We have not, to be honest, been invited to Potter Towers as often as we would like but, from afar, Ms Rowling seems to have many of the traits which, Scots like to imagine, are shared by the best of us.

She is a philanthro­pist who gives her time and many millions to good causes, not to mention the millions more in taxes paid on the dot without a desert island dodge or avoidance scheme in sight.

More relevantly, given the events of recent days, when she has an opinion, she is unafraid to voice it. She seems thrawn and fearless in standing up to be counted on issues she believes are important, whether that is preserving a united kingdom or how the campaign for transgende­r rights might be underminin­g women’s rights.

You do not have to share those beliefs, although many do, to believe that Scotland should be pleased such a strong, talented woman can feel at home here.

Of course, her opinions enflame social media but that is less about Ms Rowling than about her celebrity and the world we live in, particular­ly the digital world where, on the wrong day on the wrong timeline, just about any opinion can ignite a firestorm.

Of course, Ms Rowling speaks from a position of privilege but there are many in privileged positions who stay silent, unwilling to endure the ensuing onslaught.

No doubt there are professors of Twitterolo­gy researchin­g how social media has coloured our political debate but a blind man on a galloping horse can see the damage done when the needle is always in the red, when every disagreeme­nt is an argument, every argument a row, and every row a declaratio­n of war.

There is, clearly, a generation gap and what seems divisive, unnecessar­y and exhausting to those over 40 is often just everyday discourse to their children.

And, of course, social media can be a huge force for good.

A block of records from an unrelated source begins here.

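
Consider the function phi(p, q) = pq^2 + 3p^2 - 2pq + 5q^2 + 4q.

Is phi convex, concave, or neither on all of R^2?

neither

The term pq^2 is cubic, so the Hessian is not constant.
∂²phi/∂q² = 2p + 10, which takes both signs as p varies (negative for sufficiently negative p). A diagonal entry of the Hessian changing sign means the Hessian is neither positive- nor negative-semidefinite on all of R^2.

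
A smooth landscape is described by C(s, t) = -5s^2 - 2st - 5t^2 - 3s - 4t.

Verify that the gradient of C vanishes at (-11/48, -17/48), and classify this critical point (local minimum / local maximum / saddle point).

∇C = (-10s - 2t - 3, -2s - 10t - 4); substituting (-11/48, -17/48) gives ∇C = (0, 0), so (-11/48, -17/48) is indeed a critical point.
The Hessian of C is constant: H = [[-10, -2], [-2, -10]].
det(H) = (-10)·(-10) − (-2)² = 96.
det(H) > 0 and tr(H) = -20 < 0, so H is negative definite and the point is a local maximum.

local maximum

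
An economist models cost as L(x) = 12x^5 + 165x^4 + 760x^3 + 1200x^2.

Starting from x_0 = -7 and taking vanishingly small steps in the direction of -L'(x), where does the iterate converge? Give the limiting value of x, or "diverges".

diverges

L'(x) = 60x(x + 2)(x + 4)(x + 5), so L'(-7) = 12600.
Gradient descent moves in the -L' direction, i.e. x is decreasing.
There is no critical point below x=-7, and L' keeps the same sign, so the iterate runs off to −∞.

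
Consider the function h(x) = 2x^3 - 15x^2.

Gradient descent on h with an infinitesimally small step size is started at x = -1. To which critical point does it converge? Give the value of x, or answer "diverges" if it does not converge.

h'(x) = 6x(x - 5), so h'(-1) = 36.
Gradient descent moves in the -h' direction, i.e. x is decreasing.
There is no critical point below x=-1, and h' keeps the same sign, so the iterate runs off to −∞.

diverges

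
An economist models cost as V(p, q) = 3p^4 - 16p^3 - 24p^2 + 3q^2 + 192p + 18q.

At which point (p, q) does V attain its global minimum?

(-2, -3)

V(p,q) separates as A(p) + B(q), so its minimum is min A + min B.
A'(p) = 12(p - 4)(p - 2)(p + 2) vanishes at p ∈ {-2, 2, 4}; B'(q) = 6q + 18 vanishes at q ∈ {-3}.
Local minima of A (where A''>0): A(-2)=-304, A(4)=128. Local minima of B: B(-3)=-27.
So the global minimum of V is A(-2) + B(-3) = -304 − 27 = -331, attained at (-2, -3).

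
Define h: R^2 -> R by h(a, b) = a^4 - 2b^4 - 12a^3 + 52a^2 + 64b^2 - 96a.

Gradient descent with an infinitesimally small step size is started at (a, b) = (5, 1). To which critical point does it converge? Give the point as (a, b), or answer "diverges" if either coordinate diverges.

h is separable, so gradient descent decouples: a follows -∂h/∂a, b follows -∂h/∂b.
∂h/∂a = 4(a - 4)(a - 3)(a - 2); at a=5 this is 24, so a decreases.
∂h/∂b = -8b(b - 4)(b + 4); at b=1 this is 120, so b decreases.
a converges to its nearest critical value 4 (a local min of the a-part); b converges to 0. The iterate converges to (4, 0).

(4, 0)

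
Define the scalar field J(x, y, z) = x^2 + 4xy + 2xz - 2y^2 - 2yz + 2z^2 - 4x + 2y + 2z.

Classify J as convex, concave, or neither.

J is quadratic, so its Hessian is the constant matrix H = [[2, 4, 2], [4, -4, -2], [2, -2, 4]].
Leading principal minors: 2, -24, -120.
Neither pattern holds ⇒ H is indefinite ⇒ neither convex nor concave.

neither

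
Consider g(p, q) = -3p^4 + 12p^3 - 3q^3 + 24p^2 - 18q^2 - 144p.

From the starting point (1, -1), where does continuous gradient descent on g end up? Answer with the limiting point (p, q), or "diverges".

g is separable, so gradient descent decouples: p follows -∂g/∂p, q follows -∂g/∂q.
∂g/∂p = -12(p - 3)(p - 2)(p + 2); at p=1 this is -72, so p increases.
∂g/∂q = -9q(q + 4); at q=-1 this is 27, so q decreases.
p converges to its nearest critical value 2 (a local min of the p-part); q converges to -4. The iterate converges to (2, -4).

(2, -4)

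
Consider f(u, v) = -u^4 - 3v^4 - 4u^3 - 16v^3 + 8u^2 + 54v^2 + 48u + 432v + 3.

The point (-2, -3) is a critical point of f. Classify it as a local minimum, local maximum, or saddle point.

The mixed partial ∂²f/∂u∂v is 0, so the Hessian at any point is diag(f_uu, f_vv) = diag(4(-3u^2 - 6u + 4), 12(-3v^2 - 8v + 9)).
At (-2, -3): H = diag(16, 72).
Both eigenvalues are positive, so H is positive definite: a local minimum.

local minimum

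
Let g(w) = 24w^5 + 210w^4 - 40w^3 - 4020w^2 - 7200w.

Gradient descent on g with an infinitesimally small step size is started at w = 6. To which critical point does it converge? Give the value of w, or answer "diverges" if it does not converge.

3

g'(w) = 120(w - 3)(w + 1)(w + 4)(w + 5), so g'(6) = 277200.
Gradient descent moves in the -g' direction, i.e. w is decreasing.
The nearest critical point in that direction is w = 3, where g'' = 26880 > 0 (a local minimum). The iterate converges there.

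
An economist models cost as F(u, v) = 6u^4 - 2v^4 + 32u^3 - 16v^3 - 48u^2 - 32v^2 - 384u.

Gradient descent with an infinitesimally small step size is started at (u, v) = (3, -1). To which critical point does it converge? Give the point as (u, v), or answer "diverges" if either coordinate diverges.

(2, -2)

F is separable, so gradient descent decouples: u follows -∂F/∂u, v follows -∂F/∂v.
∂F/∂u = 24(u - 2)(u + 2)(u + 4); at u=3 this is 840, so u decreases.
∂F/∂v = -8v(v + 2)(v + 4); at v=-1 this is 24, so v decreases.
u converges to its nearest critical value 2 (a local min of the u-part); v converges to -2. The iterate converges to (2, -2).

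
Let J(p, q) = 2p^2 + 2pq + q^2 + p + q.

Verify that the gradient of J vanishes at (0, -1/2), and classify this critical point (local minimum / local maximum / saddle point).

∇J = (4p + 2q + 1, 2p + 2q + 1); substituting (0, -1/2) gives ∇J = (0, 0), so (0, -1/2) is indeed a critical point.
The Hessian of J is constant: H = [[4, 2], [2, 2]].
det(H) = 4·2 − 2² = 4.
det(H) > 0 and tr(H) = 6 > 0, so H is positive definite and the point is a local minimum.

local minimum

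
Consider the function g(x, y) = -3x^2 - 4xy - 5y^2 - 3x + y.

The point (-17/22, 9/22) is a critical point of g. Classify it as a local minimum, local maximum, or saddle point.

local maximum

The Hessian of g is constant: H = [[-6, -4], [-4, -10]].
det(H) = (-6)·(-10) − (-4)² = 44.
det(H) > 0 and tr(H) = -16 < 0, so H is negative definite and the point is a local maximum.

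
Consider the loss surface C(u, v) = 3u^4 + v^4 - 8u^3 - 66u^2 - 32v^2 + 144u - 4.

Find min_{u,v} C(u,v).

C(u,v) separates as P(u) + Q(v) − 4, so its minimum is min P + min Q − 4.
P'(u) = 12(u - 4)(u - 1)(u + 3) vanishes at u ∈ {-3, 1, 4}; Q'(v) = 4v(v - 4)(v + 4) vanishes at v ∈ {-4, 0, 4}.
Local minima of P (where P''>0): P(-3)=-567, P(4)=-224. Local minima of Q: Q(-4)=-256, Q(4)=-256.
So the global minimum of C is P(-3) + Q(-4) − 4 = -567 − 256 − 4 = -827, attained at (-3, -4).

-827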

Online, in a few short weeks, the Black Lives Matter protests, for example, have educated and activated hundreds of thousands of young people about issues of race and racism, equality and justice.

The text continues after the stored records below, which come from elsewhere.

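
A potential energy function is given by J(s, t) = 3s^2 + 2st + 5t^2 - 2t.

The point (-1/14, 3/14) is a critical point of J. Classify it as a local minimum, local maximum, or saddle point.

The Hessian of J is constant: H = [[6, 2], [2, 10]].
det(H) = 6·10 − 2² = 56.
det(H) > 0 and tr(H) = 16 > 0, so H is positive definite and the point is a local minimum.

local minimum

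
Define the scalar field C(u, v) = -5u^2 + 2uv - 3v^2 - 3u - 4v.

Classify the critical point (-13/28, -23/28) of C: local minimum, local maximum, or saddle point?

local maximum

The Hessian of C is constant: H = [[-10, 2], [2, -6]].
det(H) = (-10)·(-6) − 2² = 56.
det(H) > 0 and tr(H) = -16 < 0, so H is negative definite and the point is a local maximum.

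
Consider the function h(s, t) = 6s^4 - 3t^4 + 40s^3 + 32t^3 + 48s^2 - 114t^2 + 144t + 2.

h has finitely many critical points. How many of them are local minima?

h separates as a function of s plus a function of t, so ∇h=0 decouples.
∂h/∂s = 24s(s + 1)(s + 4) = 0 at s ∈ {-4, -1, 0}; ∂h/∂t = -12(t - 4)(t - 3)(t - 1) = 0 at t ∈ {1, 3, 4}.
The Hessian is diagonal: diag(h_ss, h_tt). Second derivatives: h_ss(-4)=288, h_ss(-1)=-72, h_ss(0)=96; h_tt(1)=-72, h_tt(3)=24, h_tt(4)=-36.
Local minima occur where both diagonal entries positive: (-4, 3), (0, 3). Count: 2.

2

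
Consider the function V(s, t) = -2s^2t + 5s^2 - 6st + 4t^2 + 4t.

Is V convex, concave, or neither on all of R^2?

The term -2s^2t is cubic, so the Hessian is not constant.
∂²V/∂s² = -4t + 10, which takes both signs as t varies (negative for sufficiently large t). A diagonal entry of the Hessian changing sign means the Hessian is neither positive- nor negative-semidefinite on all of R^2.

neither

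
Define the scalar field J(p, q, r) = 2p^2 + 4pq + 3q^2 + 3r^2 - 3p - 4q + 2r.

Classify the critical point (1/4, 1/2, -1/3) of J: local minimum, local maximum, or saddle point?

local minimum

The Hessian is constant: H = [[4, 4, 0], [4, 6, 0], [0, 0, 6]].
Leading principal minors: Δ₁ = 4, Δ₂ = 8, Δ₃ = 48.
All leading minors are positive, so H is positive definite: a local minimum.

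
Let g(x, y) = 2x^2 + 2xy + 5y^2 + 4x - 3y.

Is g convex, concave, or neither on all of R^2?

convex

g is quadratic, so its Hessian is the constant matrix H = [[4, 2], [2, 10]].
det(H) = 36, tr(H) = 14.
det(H) > 0 and tr(H) > 0, so H is positive definite everywhere: convex.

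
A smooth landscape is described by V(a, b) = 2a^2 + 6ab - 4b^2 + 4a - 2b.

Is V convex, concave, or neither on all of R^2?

neither

V is quadratic, so its Hessian is the constant matrix H = [[4, 6], [6, -8]].
det(H) = -68, tr(H) = -4.
det(H) < 0, so H is indefinite: neither convex nor concave.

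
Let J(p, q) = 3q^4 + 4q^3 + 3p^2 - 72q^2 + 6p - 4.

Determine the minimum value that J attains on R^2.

J(p,q) separates as A(p) + B(q) − 4, so its minimum is min A + min B − 4.
A'(p) = 6p + 6 vanishes at p ∈ {-1}; B'(q) = 12q(q - 3)(q + 4) vanishes at q ∈ {-4, 0, 3}.
Local minima of A (where A''>0): A(-1)=-3. Local minima of B: B(-4)=-640, B(3)=-297.
So the global minimum of J is A(-1) + B(-4) − 4 = -3 − 640 − 4 = -647, attained at (-1, -4).

-647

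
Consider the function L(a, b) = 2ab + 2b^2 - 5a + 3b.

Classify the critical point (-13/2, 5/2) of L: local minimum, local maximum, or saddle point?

The Hessian of L is constant: H = [[0, 2], [2, 4]].
det(H) = 0·4 − 2² = -4.
Since det(H) < 0, H is indefinite and the critical point is a saddle point.

saddle point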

The level of faux outrage, moral highground­ing, invective and vitriol has to be corrosive, however, slowly chewing through civility and respect; the little things that mean so much when people with different, often opposite, views have to rub along.

Last week, as statues up and down Britain stood on wobbly plinths, as Winston Churchill was put in a box on Parliament Square, commentato­r Daniel Finkelstei­n pointed out many of those remembered in monuments there were, in life, opposed to each other. “Politics is like that,” he wrote. “There’s no one right answer.”

On social media, no statues face off, no opposing views can stand side by side, no dissenting opinion, it seems, is allowed to colour the purity of another, differing view.

Online vitriol chews through civility

People are free to disagree with JK Rowling’s opinion but she did not, and does not, deserve this hounding online. No one does.